Bupati Bandung, Dadang Supriatna menyampaikan apresiasi kepada seluruh pihak yang telah berkontribusi dalam mempertahankan capaian tersebut. Menurutnya, opini WTP merupakan hasil dari komitmen bersama dalam mewujudkan tata kelola pemerintahan yang akuntabel dan transparan.
“Saya berikan apresiasi kepada Pak Sekda dan jajarannya, para Forkopimda hingga Forkopimcam, seluruh masyarakat Kabupaten Bandung serta para Anggota DPRD Kabupaten Bandung atas kerjasamanya selama ini. Tanpa kekompakan hasil ini tidak akan tercapai,” katanya.

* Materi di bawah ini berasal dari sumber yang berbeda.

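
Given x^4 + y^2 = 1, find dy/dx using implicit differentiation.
Differentiate the relation implicitly: treat y = y(x) and apply the chain rule, so every y-derivative picks up a y' = dy/dx factor.

With everything moved to the left-hand side, differentiate term by term:
  d/dx[x^4] = 4x^3
  d/dx[y^2] = 2y·y'
  d/dx[-1] = 0

Separating the contributions that come from x directly and those that come through y:
  without y':      4x^3
  multiplying y':  2y

so (4x^3) + (2y)·y' = 0, and therefore
  dy/dx = -(4x^3)/(2y) = -2x^3/y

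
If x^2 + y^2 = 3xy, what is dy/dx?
Take d/dx of both sides. Since y is implicitly a function of x, the chain rule attaches a y' = dy/dx factor whenever we differentiate through y.

Set F(x, y) = (left side) − (right side), so the curve is F = 0. Differentiating each term of F:
  d/dx[x^2] = 2x
  d/dx[-3xy] = -3x·y' - 3y
  d/dx[y^2] = 2y·y'

Collecting, the y'-free part is the partial derivative in x and the y' coefficient is the partial derivative in y:
  ∂F/∂x = 2x - 3y
  ∂F/∂y = -3x + 2y

so d/dx[F(x, y(x))] = ∂F/∂x + (∂F/∂y)·y' = 0. Rearranging,
  dy/dx = -(∂F/∂x)/(∂F/∂y) = -(2x - 3y)/(-3x + 2y) = (2x - 3y)/(3x - 2y)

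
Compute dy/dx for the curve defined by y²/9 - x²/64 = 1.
Take d/dx of both sides. Since y is implicitly a function of x, the chain rule attaches a y' = dy/dx factor whenever we differentiate through y.

Set F(x, y) = (left side) − (right side), so the curve is F = 0. Differentiating each term of F:
  d/dx[-x^2/64] = -x/32
  d/dx[y^2/9] = 2y·y'/9
  d/dx[-1] = 0

Collecting, the y'-free part is the partial derivative in x and the y' coefficient is the partial derivative in y:
  ∂F/∂x = -x/32
  ∂F/∂y = 2y/9

so d/dx[F(x, y(x))] = ∂F/∂x + (∂F/∂y)·y' = 0. Rearranging,
  dy/dx = -(∂F/∂x)/(∂F/∂y) = -(-x/32)/(2y/9) = 9x/(64y)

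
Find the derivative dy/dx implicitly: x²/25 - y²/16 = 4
Apply d/dx to both sides, remembering that y depends on x. Each occurrence of y therefore brings in a y' = dy/dx via the chain rule.

With F(x, y) equal to the left-hand side minus the right, differentiate F term by term:
  d/dx[x^2/25] = 2x/25
  d/dx[-y^2/16] = -y·y'/8
  d/dx[-4] = 0
Adding these up, d/dx[F] = 0 becomes
  (2x/25) + (-y/8)·y' = 0,
so isolating y',
  dy/dx = -(2x/25)/(-y/8) = 16x/(25y)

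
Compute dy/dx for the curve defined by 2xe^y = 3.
Differentiate both sides with respect to x, treating y as y(x). By the chain rule, any term containing y contributes a factor of y' = dy/dx when we differentiate it.

Move every term to one side and write the relation as F(x, y) = 0. Term by term,
  d/dx[2x·e^(y)] = 2x·y'·e^(y) + 2e^(y)
  d/dx[-3] = 0

The pieces without y' make up ∂F/∂x and the coefficient of y' is ∂F/∂y:
  ∂F/∂x = 2e^(y),
  ∂F/∂y = 2x·e^(y).

Since d/dx[F] = ∂F/∂x + (∂F/∂y)·y' = 0, solve for y':
  (∂F/∂y)·y' = -∂F/∂x
  dy/dx = -(∂F/∂x)/(∂F/∂y) = -(2e^(y))/(2x·e^(y)) = -1/x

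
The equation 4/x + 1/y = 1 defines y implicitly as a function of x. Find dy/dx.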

Bupati yang akrab disapa Kang DS itu menegaskan, capaian WTP bukan sekadar penghargaan administratif, melainkan menjadi indikator bahwa pengelolaan keuangan daerah berjalan sesuai prinsip akuntabilitas dan dapat dipertanggungjawabkan kepada masyarakat.
Ketua DPRD Kabupaten Bandung, Renie Rahayu Fauzi turut mengapresiasi capaian tersebut. Namun, ia mengingatkan bahwa opini WTP bukan tujuan akhir, melainkan pijakan untuk terus meningkatkan kualitas pengelolaan keuangan daerah.

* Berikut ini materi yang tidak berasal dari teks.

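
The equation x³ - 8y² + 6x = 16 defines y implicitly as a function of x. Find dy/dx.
Take d/dx of both sides. Since y is implicitly a function of x, the chain rule attaches a y' = dy/dx factor whenever we differentiate through y.

Set F(x, y) = (left side) − (right side), so the curve is F = 0. Differentiating each term of F:
  d/dx[x^3] = 3x^2
  d/dx[6x] = 6
  d/dx[-8y^2] = -16y·y'
  d/dx[-16] = 0

Collecting, the y'-free part is the partial derivative in x and the y' coefficient is the partial derivative in y:
  ∂F/∂x = 3x^2 + 6
  ∂F/∂y = -16y

so d/dx[F(x, y(x))] = ∂F/∂x + (∂F/∂y)·y' = 0. Rearranging,
  dy/dx = -(∂F/∂x)/(∂F/∂y) = -(3x^2 + 6)/(-16y) = 3(x^2 + 2)/(16y)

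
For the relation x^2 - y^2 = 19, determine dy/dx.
Differentiate both sides with respect to x, treating y as y(x). By the chain rule, any term containing y contributes a factor of y' = dy/dx when we differentiate it.

Move every term to one side and write the relation as F(x, y) = 0. Term by term,
  d/dx[x^2] = 2x
  d/dx[-y^2] = -2y·y'
  d/dx[-19] = 0

The pieces without y' make up ∂F/∂x and the coefficient of y' is ∂F/∂y:
  ∂F/∂x = 2x,
  ∂F/∂y = -2y.

Since d/dx[F] = ∂F/∂x + (∂F/∂y)·y' = 0, solve for y':
  (∂F/∂y)·y' = -∂F/∂x
  dy/dx = -(∂F/∂x)/(∂F/∂y) = -(2x)/(-2y) = x/y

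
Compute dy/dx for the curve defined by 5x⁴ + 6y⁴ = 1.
Differentiate the relation implicitly: treat y = y(x) and apply the chain rule, so every y-derivative picks up a y' = dy/dx factor.

With everything moved to the left-hand side, differentiate term by term:
  d/dx[5x^4] = 20x^3
  d/dx[6y^4] = 24y^3·y'
  d/dx[-1] = 0

Separating the contributions that come from x directly and those that come through y:
  without y':      20x^3
  multiplying y':  24y^3

so (20x^3) + (24y^3)·y' = 0, and therefore
  dy/dx = -(20x^3)/(24y^3) = -5x^3/(6y^3)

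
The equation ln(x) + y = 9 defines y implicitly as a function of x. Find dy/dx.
Take d/dx of both sides. Since y is implicitly a function of x, the chain rule attaches a y' = dy/dx factor whenever we differentiate through y.

Set F(x, y) = (left side) − (right side), so the curve is F = 0. Differentiating each term of F:
  d/dx[y] = y'
  d/dx[ln(x)] = 1/x
  d/dx[-9] = 0

Collecting, the y'-free part is the partial derivative in x and the y' coefficient is the partial derivative in y:
  ∂F/∂x = 1/x
  ∂F/∂y = 1

so d/dx[F(x, y(x))] = ∂F/∂x + (∂F/∂y)·y' = 0. Rearranging,
  dy/dx = -(∂F/∂x)/(∂F/∂y) = -(1/x)/(1) = -1/x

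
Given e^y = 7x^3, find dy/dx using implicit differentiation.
Differentiate both sides with respect to x, treating y as y(x). By the chain rule, any term containing y contributes a factor of y' = dy/dx when we differentiate it.

Move every term to one side and write the relation as F(x, y) = 0. Term by term,
  d/dx[-7x^3] = -21x^2
  d/dx[e^(y)] = y'·e^(y)

The pieces without y' make up ∂F/∂x and the coefficient of y' is ∂F/∂y:
  ∂F/∂x = -21x^2,
  ∂F/∂y = e^(y).

Since d/dx[F] = ∂F/∂x + (∂F/∂y)·y' = 0, solve for y':
  (∂F/∂y)·y' = -∂F/∂x
  dy/dx = -(∂F/∂x)/(∂F/∂y) = -(-21x^2)/(e^(y)) = 21x^2e^(-y)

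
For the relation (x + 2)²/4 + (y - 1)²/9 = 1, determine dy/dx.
Differentiate both sides with respect to x, treating y as y(x). By the chain rule, any term containing y contributes a factor of y' = dy/dx when we differentiate it.

Move every term to one side and write the relation as F(x, y) = 0. Term by term,
  d/dx[(x + 2)^2/4] = x/2 + 1
  d/dx[(y - 1)^2/9] = 2·y'(y - 1)/9
  d/dx[-1] = 0

The pieces without y' make up ∂F/∂x and the coefficient of y' is ∂F/∂y:
  ∂F/∂x = x/2 + 1,
  ∂F/∂y = 2y/9 - 2/9.

Since d/dx[F] = ∂F/∂x + (∂F/∂y)·y' = 0, solve for y':
  (∂F/∂y)·y' = -∂F/∂x
  dy/dx = -(∂F/∂x)/(∂F/∂y) = -(x/2 + 1)/(2y/9 - 2/9)
        = -((x + 2)/2)/(2(y - 1)/9) = 9(-x - 2)/(4(y - 1))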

“Alhamdulillah, Kabupaten Bandung kembali meraih Opini WTP untuk kesepuluh kalinya. Capaian ini menggembirakan kita semua. Namun LHP BPK harus menjadi pedoman perbaikan. DPRD akan mengawasi tindak lanjut seluruh rekomendasi BPK agar pengelolaan keuangan daerah semakin efektif, efisien, dan berorientasi pada pelayanan masyarakat,” ujar Renie.

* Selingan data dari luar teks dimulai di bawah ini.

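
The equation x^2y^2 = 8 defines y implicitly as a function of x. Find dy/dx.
Take d/dx of both sides. Since y is implicitly a function of x, the chain rule attaches a y' = dy/dx factor whenever we differentiate through y.

Set F(x, y) = (left side) − (right side), so the curve is F = 0. Differentiating each term of F:
  d/dx[x^2y^2] = 2x^2y·y' + 2xy^2
  d/dx[-8] = 0

Collecting, the y'-free part is the partial derivative in x and the y' coefficient is the partial derivative in y:
  ∂F/∂x = 2xy^2
  ∂F/∂y = 2x^2y

so d/dx[F(x, y(x))] = ∂F/∂x + (∂F/∂y)·y' = 0. Rearranging,
  dy/dx = -(∂F/∂x)/(∂F/∂y) = -(2xy^2)/(2x^2y) = -y/x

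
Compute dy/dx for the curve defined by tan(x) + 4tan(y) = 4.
Apply d/dx to both sides, remembering that y depends on x. Each occurrence of y therefore brings in a y' = dy/dx via the chain rule.

With F(x, y) equal to the left-hand side minus the right, differentiate F term by term:
  d/dx[tan(x)] = tan(x)^2 + 1
  d/dx[4tan(y)] = 4·y'(tan(y)^2 + 1)
  d/dx[-4] = 0
Adding these up, d/dx[F] = 0 becomes
  (tan(x)^2 + 1) + (4tan(y)^2 + 4)·y' = 0,
so isolating y',
  dy/dx = -(tan(x)^2 + 1)/(4tan(y)^2 + 4) = -cos(y)^2/(4cos(x)^2)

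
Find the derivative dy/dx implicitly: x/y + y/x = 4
Differentiate the relation implicitly: treat y = y(x) and apply the chain rule, so every y-derivative picks up a y' = dy/dx factor.

With everything moved to the left-hand side, differentiate term by term:
  d/dx[x/y] = -x·y'/y^2 + 1/y
  d/dx[y/x] = y'/x - y/x^2
  d/dx[-4] = 0

Separating the contributions that come from x directly and those that come through y:
  without y':      1/y - y/x^2
  multiplying y':  -x/y^2 + 1/x

so (1/y - y/x^2) + (-x/y^2 + 1/x)·y' = 0, and therefore
  dy/dx = -(1/y - y/x^2)/(-x/y^2 + 1/x)
        = -((x - y)(x + y)/(x^2y))/(-(x - y)(x + y)/(xy^2)) = y/x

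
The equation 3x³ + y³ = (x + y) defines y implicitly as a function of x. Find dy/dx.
Differentiate the relation implicitly: treat y = y(x) and apply the chain rule, so every y-derivative picks up a y' = dy/dx factor.

With everything moved to the left-hand side, differentiate term by term:
  d/dx[3x^3] = 9x^2
  d/dx[-x] = -1
  d/dx[y^3] = 3y^2·y'
  d/dx[-y] = -y'

Separating the contributions that come from x directly and those that come through y:
  without y':      9x^2 - 1
  multiplying y':  3y^2 - 1

so (9x^2 - 1) + (3y^2 - 1)·y' = 0, and therefore
  dy/dx = -(9x^2 - 1)/(3y^2 - 1) = (1 - 9x^2)/(3y^2 - 1)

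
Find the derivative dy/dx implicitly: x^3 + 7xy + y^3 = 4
Take d/dx of both sides. Since y is implicitly a function of x, the chain rule attaches a y' = dy/dx factor whenever we differentiate through y.

Set F(x, y) = (left side) − (right side), so the curve is F = 0. Differentiating each term of F:
  d/dx[x^3] = 3x^2
  d/dx[7xy] = 7x·y' + 7y
  d/dx[y^3] = 3y^2·y'
  d/dx[-4] = 0

Collecting, the y'-free part is the partial derivative in x and the y' coefficient is the partial derivative in y:
  ∂F/∂x = 3x^2 + 7y
  ∂F/∂y = 7x + 3y^2

so d/dx[F(x, y(x))] = ∂F/∂x + (∂F/∂y)·y' = 0. Rearranging,
  dy/dx = -(∂F/∂x)/(∂F/∂y) = -(3x^2 + 7y)/(7x + 3y^2) = (-3x^2 - 7y)/(7x + 3y^2)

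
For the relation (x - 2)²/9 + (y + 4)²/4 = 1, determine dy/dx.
Apply d/dx to both sides, remembering that y depends on x. Each occurrence of y therefore brings in a y' = dy/dx via the chain rule.

With F(x, y) equal to the left-hand side minus the right, differentiate F term by term:
  d/dx[(x - 2)^2/9] = 2x/9 - 4/9
  d/dx[(y + 4)^2/4] = y'(y + 4)/2
  d/dx[-1] = 0
Adding these up, d/dx[F] = 0 becomes
  (2x/9 - 4/9) + (y/2 + 2)·y' = 0,
so isolating y',
  dy/dx = -(2x/9 - 4/9)/(y/2 + 2)
        = -(2(x - 2)/9)/((y + 4)/2) = 4(2 - x)/(9(y + 4))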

Menurutnya, keberhasilan mempertahankan opini WTP selama satu dekade harus menjadi motivasi bagi seluruh perangkat daerah untuk terus meningkatkan kinerja dan kualitas pelayanan publik. Sinergi antara eksekutif dan legislatif juga perlu terus diperkuat guna mewujudkan tata kelola pemerintahan yang semakin baik dan berorientasi pada kebutuhan masyarakat.
Opini WTP merupakan opini tertinggi yang diberikan BPK kepada pemerintah daerah yang dinilai mampu menyajikan laporan keuangan secara wajar sesuai standar yang berlaku. Capaian 10 kali berturut-turut tersebut menempatkan Kabupaten Bandung sebagai salah satu daerah yang konsisten menjaga akuntabilitas pengelolaan keuangan di Jawa Barat.